Light unexpectedly filled the dark room. As I softly blew out the candle flame, I was (almost) disappointed that the electricity had come back on.
Tuesday night, I was alone with the kids while Ed was out with some friends. I had just posted this on Facebook before I settled down with my book: “Kids are fast asleep, husband is gone for the evening, thunderstorms are rolling in…and I’m reading a novel about graveyards and ghosts.” I hadn’t been in my chair long when the phone rang.
“There’s a really bad storm headed your way,” my brother told me. “It’s supposed to hit your area in about 10 minutes.”
“Really?” I replied. I had just heard some thunder, but the wind didn’t seem to be too bad. No tornado sirens were going off. I debated with my brother about whether I should wake up the girls and take them to the basement.
“You might want to,” he said. “The winds that went through here were pretty powerful.

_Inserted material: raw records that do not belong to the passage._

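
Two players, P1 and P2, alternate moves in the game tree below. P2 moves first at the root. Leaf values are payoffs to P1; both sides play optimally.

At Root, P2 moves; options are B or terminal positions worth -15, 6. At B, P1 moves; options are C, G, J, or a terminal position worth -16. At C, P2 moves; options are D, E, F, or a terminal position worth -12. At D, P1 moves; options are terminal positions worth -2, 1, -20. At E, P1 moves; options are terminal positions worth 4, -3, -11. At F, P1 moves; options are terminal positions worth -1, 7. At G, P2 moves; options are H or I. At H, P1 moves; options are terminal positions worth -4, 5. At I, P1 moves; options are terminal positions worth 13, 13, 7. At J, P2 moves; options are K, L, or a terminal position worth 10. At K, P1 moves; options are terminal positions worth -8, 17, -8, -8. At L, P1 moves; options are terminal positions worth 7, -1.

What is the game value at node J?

7

K: max(-8, 17, -8, -8) = 17
L: max(7, -1) = 7
J: min(17, 7, 10) = 7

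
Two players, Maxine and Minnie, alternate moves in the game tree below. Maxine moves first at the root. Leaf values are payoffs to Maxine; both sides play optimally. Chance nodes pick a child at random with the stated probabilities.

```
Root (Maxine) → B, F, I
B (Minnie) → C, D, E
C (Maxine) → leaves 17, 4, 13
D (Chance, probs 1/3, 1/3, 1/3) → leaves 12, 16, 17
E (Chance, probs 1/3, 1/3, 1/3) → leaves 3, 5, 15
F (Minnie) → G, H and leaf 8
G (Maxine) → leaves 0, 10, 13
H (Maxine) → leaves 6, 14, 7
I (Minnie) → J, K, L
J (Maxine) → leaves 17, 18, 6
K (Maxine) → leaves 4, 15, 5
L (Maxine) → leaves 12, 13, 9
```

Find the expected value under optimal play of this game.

13

C (Maxine): max(17, 4, 13) = 17
D (Chance): 1/3·12 + 1/3·16 + 1/3·17 = 15
E (Chance): 1/3·3 + 1/3·5 + 1/3·15 = 7.67
B (Minnie): min(17, 15, 7.67) = 7.67
G (Maxine): max(0, 10, 13) = 13
H (Maxine): max(6, 14, 7) = 14
F (Minnie): min(13, 14, 8) = 8
J (Maxine): max(17, 18, 6) = 18
K (Maxine): max(4, 15, 5) = 15
L (Maxine): max(12, 13, 9) = 13
I (Minnie): min(18, 15, 13) = 13
Root (Maxine): max(7.67, 8, 13) = 13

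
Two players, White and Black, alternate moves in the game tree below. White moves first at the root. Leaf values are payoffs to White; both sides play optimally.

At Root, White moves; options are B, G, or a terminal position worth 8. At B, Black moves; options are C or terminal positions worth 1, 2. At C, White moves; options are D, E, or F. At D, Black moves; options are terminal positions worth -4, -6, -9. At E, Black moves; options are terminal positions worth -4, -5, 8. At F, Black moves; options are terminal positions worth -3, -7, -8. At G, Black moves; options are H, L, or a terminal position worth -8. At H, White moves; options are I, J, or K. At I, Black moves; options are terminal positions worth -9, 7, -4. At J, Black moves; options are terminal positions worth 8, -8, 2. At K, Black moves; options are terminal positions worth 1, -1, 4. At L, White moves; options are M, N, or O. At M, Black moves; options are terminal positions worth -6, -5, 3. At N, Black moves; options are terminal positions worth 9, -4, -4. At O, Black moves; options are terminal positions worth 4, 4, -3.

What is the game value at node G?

I: min(-9, 7, -4) = -9
J: min(8, -8, 2) = -8
K: min(1, -1, 4) = -1
H: max(-9, -8, -1) = -1
M: min(-6, -5, 3) = -6
N: min(9, -4, -4) = -4
O: min(4, 4, -3) = -3
L: max(-6, -4, -3) = -3
G: min(-1, -3, -8) = -8

-8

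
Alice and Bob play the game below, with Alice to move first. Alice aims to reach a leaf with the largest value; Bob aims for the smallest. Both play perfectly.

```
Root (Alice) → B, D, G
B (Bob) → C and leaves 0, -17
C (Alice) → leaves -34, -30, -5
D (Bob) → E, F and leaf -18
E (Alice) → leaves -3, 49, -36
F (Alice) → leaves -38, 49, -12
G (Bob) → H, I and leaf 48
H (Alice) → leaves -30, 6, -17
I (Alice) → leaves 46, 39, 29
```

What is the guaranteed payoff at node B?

-17

C: max(-34, -30, -5) = -5
B: min(-5, 0, -17) = -17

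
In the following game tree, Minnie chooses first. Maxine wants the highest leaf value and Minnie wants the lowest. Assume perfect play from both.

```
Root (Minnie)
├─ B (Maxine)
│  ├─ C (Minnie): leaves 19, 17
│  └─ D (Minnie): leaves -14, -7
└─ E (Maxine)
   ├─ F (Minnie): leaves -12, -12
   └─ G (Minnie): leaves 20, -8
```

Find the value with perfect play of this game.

C (Minnie): min(19, 17) = 17
D (Minnie): min(-14, -7) = -14
B (Maxine): max(17, -14) = 17
F (Minnie): min(-12, -12) = -12
G (Minnie): min(20, -8) = -8
E (Maxine): max(-12, -8) = -8
Root (Minnie): min(17, -8) = -8

-8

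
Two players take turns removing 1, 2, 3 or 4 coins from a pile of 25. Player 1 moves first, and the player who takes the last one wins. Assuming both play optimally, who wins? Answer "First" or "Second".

Second

W/L table (W = player to move can force a win):
i:   0  1  2  3  4  5  6  7  8  9 10 11 12 13 14 15 16 17 18 19 20 21 22 23 24 25
     L  W  W  W  W  L  W  W  W  W  L  W  W  W  W  L  W  W  W  W  L  W  W  W  W  L
Position 25 is L, so the second player wins.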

And then, the wind hit our house, and the house shook. “I’m getting the girls!” I told my brother. I heard a crash, the power went out and the phone went dead. I grabbed a flashlight and went upstairs. Lily was hard to wake up, but I just stood her up and she sleepily followed me to get Emmy from her bed. We headed down the stairs all the way to the basement, where I sat in the office chair with both girls on my lap and the flashlights on the desk.
The whole storm didn’t last long, but I stayed in the basement for a few minutes. I called my brother back on my cell phone, and he told me what the weather reports were saying. It seemed safe to take the girls back upstairs. The wind had died down, and so we sat in the living room waiting for Ed to come home. When he did pull into the driveway, his headlights illuminated all the tree branches littering the streets and front yards.
Light unexpectedly filled the dark room. As I softly blew out the candle flame, I was (almost) disappointed that the electricity had come back on. Just moments before, Ed and I had been sitting outside. We had spent the whole day without power, and Ed and I had been reading on the front porch until the sun finally went down. As we sat in the dark, (and it was dark, more dark than it ever gets around here) we drank wine and chatted with our neighbors walking by. Their kids were carrying glowsticks and having fun chasing each other in the dark. Earlier that afternoon, a neighbor we don’t know very well came over and offered us the use of her generator to keep our food cold.
A power outage like this brings neighborhoods together. We told each other that we were lucky; we were only cleaning up tree branches from our yards; no one’s house had been lifted away by tornadoes.
After 25 hours, our power did go back on. We were lucky; some neighborhoods didn’t get their power back for several days.
Every time this happens in our neighborhood, (and it has happened more than once!) we breathe a sigh of relief when the power floods our homes with light once more.
But the next night, I still lit the candles on the dining room table as we sat down to dinner. It was nice.